The Times, Rhys Blakely, 29 May 2014.
Google says its new custom-built car could prevent more than half a million road deaths a year, but shouldn’t it have a steering wheel, some might ask?
The company has been working on self-driving cars for several years, installing specialised equipment in modified conventional vehicles. These have given the person sitting in the driving seat the option of grabbing the wheel or slamming the brakes on should something go wrong.
That is becoming old hat. Its latest diminutive electric-powered runabout won’t have a steering wheel, accelerator pedal, or brake pedal . . . “because they don’t need them,” Google says. “Our software and sensors do all the work.”
The top speed is capped at 25mph and the prototype car can be summoned through a smartphone app. Its sensors can detect objects more than 200 metres away.

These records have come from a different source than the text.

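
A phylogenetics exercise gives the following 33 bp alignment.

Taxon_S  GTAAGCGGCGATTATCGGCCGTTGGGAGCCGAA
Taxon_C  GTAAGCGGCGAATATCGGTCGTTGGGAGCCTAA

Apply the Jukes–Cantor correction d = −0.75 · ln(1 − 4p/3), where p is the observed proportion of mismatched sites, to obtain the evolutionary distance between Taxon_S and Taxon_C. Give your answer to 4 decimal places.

Mismatches occur at site 12 (T/A), site 19 (C/T), site 31 (G/T).
p = 3/33 = 0.090909.
d = −0.75 · ln(1 − (4/3)·0.090909) = −0.75 · ln(0.878788) = −0.75 · (-0.129212) = 0.0969.

0.0969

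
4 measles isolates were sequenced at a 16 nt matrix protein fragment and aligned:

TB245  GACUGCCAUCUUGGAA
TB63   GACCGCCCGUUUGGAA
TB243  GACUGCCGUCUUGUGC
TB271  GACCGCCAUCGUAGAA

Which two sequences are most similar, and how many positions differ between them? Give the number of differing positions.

3

Pairwise Hamming distances:
  TB245 vs TB63: 4
  TB245 vs TB243: 4
  TB245 vs TB271: 3
  TB63 vs TB243: 7
  TB63 vs TB271: 5
  TB243 vs TB271: 7
The smallest is 3, between TB245 and TB271.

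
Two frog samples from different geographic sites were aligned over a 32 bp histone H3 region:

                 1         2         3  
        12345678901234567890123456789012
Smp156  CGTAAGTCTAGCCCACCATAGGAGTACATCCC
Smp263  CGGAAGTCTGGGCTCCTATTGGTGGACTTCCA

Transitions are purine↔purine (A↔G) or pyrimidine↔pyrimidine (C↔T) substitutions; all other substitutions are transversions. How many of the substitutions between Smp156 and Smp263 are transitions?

The sequences differ at positions 3 (T/G, transversion), 10 (A/G, transition), 12 (C/G, transversion), 14 (C/T, transition), 15 (A/C, transversion), 17 (C/T, transition), 20 (A/T, transversion), 23 (A/T, transversion), 25 (T/G, transversion), 28 (A/T, transversion), 32 (C/A, transversion).
Of the 11 differences, 3 transitions and 8 transversions, so the answer is 3.

3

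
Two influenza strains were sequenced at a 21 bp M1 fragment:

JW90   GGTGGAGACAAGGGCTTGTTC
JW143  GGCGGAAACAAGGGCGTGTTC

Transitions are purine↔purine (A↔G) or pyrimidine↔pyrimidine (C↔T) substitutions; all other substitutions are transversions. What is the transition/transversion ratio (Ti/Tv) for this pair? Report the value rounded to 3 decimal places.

2.000

Mismatches occur at site 3 (T↔C, transition), site 7 (G↔A, transition), site 16 (T↔G, transversion).
Of the 3 differences, 2 transitions and 1 transversion, so Ti/Tv = 2/1 = 2.000.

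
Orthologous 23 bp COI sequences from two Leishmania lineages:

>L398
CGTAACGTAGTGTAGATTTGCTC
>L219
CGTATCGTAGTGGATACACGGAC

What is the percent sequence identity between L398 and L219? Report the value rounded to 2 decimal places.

Differing sites — 5:A/T; 13:T/G; 15:G/T; 17:T/C; 18:T/A; 19:T/C; 21:C/G; 22:T/A.
15 of the 23 sites match, so the percent identity is 15/23 × 100 = 65.22%.

65.22%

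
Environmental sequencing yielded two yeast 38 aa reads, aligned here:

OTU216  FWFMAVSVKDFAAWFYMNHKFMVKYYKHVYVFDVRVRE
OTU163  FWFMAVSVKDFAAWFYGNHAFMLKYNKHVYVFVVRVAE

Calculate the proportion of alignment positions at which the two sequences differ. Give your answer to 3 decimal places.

Differing sites — 17:M/G; 20:K/A; 23:V/L; 26:Y/N; 33:D/V; 37:R/A.
There are 6 differences over 38 sites, so p = 6/38 = 0.158.

0.158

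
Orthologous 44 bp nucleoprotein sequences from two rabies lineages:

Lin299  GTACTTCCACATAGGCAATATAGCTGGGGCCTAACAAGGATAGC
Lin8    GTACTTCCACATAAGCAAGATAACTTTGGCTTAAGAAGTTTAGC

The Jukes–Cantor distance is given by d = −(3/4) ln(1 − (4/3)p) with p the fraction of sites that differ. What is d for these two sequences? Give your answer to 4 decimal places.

0.2388

Differing sites — 14:G/A; 19:T/G; 23:G/A; 26:G/T; 27:G/T; 31:C/T; 35:C/G; 39:G/T; 40:A/T.
p = 9/44 = 0.204545.
d = −0.75 · ln(1 − (4/3)·0.204545) = −0.75 · ln(0.727273) = −0.75 · (-0.318453) = 0.2388.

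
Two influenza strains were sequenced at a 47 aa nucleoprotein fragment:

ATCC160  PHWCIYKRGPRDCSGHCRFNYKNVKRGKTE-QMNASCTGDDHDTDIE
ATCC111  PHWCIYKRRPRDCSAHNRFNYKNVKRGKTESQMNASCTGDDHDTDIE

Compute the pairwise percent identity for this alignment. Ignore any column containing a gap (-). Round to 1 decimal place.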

Detailed maps help it to navigate the road ahead.
Inside it has two seats with seatbelts, a space for passengers’ belongings, buttons to start and stop, and a screen that shows the route — and that’s about it. Google plans to build 100 of them.

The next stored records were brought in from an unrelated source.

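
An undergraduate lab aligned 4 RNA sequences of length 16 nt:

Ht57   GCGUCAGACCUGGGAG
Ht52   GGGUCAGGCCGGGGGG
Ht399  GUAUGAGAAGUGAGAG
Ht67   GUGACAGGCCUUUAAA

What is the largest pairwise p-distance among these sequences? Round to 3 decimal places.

Pairwise Hamming distances:
  Ht57 vs Ht52: 4
  Ht57 vs Ht399: 6
  Ht57 vs Ht67: 7
  Ht52 vs Ht399: 9
  Ht52 vs Ht67: 8
  Ht399 vs Ht67: 10
The largest is 10 mismatches, between Ht399 and Ht67; p = 10/16 = 0.625.

0.625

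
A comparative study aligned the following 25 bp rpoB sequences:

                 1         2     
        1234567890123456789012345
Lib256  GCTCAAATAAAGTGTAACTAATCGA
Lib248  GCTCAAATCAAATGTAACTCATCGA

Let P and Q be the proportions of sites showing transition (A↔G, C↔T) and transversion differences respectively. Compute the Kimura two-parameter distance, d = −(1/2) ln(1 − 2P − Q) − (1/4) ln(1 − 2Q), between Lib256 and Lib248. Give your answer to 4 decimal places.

0.1308

The sequences differ at positions 9 (A/C, transversion), 12 (G/A, transition), 20 (A/C, transversion).
Of the 3 differences, 1 transition and 2 transversions over 25 sites: P = 1/25 = 0.040000, Q = 2/25 = 0.080000.
d = −0.5·ln(0.840000) − 0.25·ln(0.840000) = −0.5·(-0.174353) − 0.25·(-0.174353) = 0.1308.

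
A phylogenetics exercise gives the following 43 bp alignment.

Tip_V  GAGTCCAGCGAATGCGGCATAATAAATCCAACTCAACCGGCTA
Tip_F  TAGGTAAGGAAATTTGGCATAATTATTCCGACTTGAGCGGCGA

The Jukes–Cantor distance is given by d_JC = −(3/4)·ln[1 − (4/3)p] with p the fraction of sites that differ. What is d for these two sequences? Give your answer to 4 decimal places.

0.4693

Differing sites — 1:G/T; 4:T/G; 5:C/T; 6:C/A; 9:C/G; 10:G/A; 14:G/T; 15:C/T; 24:A/T; 26:A/T; 30:A/G; 34:C/T; 35:A/G; 37:C/G; 42:T/G.
p = 15/43 = 0.348837.
d = −0.75 · ln(1 − (4/3)·0.348837) = −0.75 · ln(0.534884) = −0.75 · (-0.625705) = 0.4693.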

Its looks have already been derided — one pundit called it “a golf cart wearing a silly hat” — but if all goes according to plan, it could herald the biggest revolution in mass transport since the invention of the horseless carriage.

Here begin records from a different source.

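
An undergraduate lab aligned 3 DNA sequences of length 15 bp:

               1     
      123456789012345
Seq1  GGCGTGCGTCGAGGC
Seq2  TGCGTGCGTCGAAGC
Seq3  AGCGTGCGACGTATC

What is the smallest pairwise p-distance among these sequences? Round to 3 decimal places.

0.133

Pairwise Hamming distances:
  Seq1 vs Seq2: 2
  Seq1 vs Seq3: 5
  Seq2 vs Seq3: 4
The smallest is 2 mismatches, between Seq1 and Seq2; p = 2/15 = 0.133.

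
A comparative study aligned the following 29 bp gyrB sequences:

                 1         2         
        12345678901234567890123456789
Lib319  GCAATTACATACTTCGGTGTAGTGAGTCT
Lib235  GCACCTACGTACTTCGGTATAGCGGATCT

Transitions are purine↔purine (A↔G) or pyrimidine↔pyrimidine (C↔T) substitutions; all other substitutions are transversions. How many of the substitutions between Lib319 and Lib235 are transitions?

Differing sites — 4:A/C (Tv); 5:T/C (Ti); 9:A/G (Ti); 19:G/A (Ti); 23:T/C (Ti); 25:A/G (Ti); 26:G/A (Ti).
Of the 7 differences, 6 transitions and 1 transversion, so the answer is 6.

6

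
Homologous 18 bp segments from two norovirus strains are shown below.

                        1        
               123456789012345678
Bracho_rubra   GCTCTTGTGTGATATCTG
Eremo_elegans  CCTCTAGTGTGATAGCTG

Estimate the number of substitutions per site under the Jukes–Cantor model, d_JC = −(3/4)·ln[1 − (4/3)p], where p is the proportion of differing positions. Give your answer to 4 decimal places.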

Cold calculation lies behind the design: the car is meant to appear unthreatening, to avoid spooking the public as technology stands poised to transform another facet of daily life.
Sebastian Thrun, the artificial intelligence guru who first led the Google car project, believes robotic cars could cut global road deaths — the biggest killer of young adults — by half, which would mean saving 600,000 lives a year.
He was inspired by the death of a childhood friend in a car crash. However, the technology is also likely to be used on the battlefield: he began by developing an autonomous vehicle for a competition run by the US military.
The prototypes are very basic, Google admits, and most experts believe it will take several years before its commercial production. “We want to learn from them and adapt them as quickly as possible — but they will take you where you want to go at the push of a button,” the company said.
It has been testing cars that can navigate public roads “with only occasional human intervention” in California for several years. During that time its self-steering cars have crossed the Golden Gate Bridge, cruised down Hollywood Boulevard and circled Lake Tahoe.
However, the prototype appears to fail newly introduced rules for automatic cars in California, which demand that the driver passes a special course and can take over control at any time.
Google envisages a time when chains of autonomous cars form “trains” on motorways, slashing commuting times and saving large amounts of energy.
Significant hurdles remain, however: driverless cars still struggle in situations that humans deal with intuitively – such as when traffic is being directed by a police officer around an accident. The automated cars use video cameras, radar sensors and a laser range-finder to “see” other traffic.
The project — codenamed “chauffeur” — is being championed by Sergey Brin, the billionaire Google co-founder. “It does really feel different,” he said.
“Once you take the steering wheel and the pedals out of the vehicle, it’s different to the passenger, it’s different to the software engineer, it’s a different deal. It’s a pretty big discontinuity,” he told The New York Times.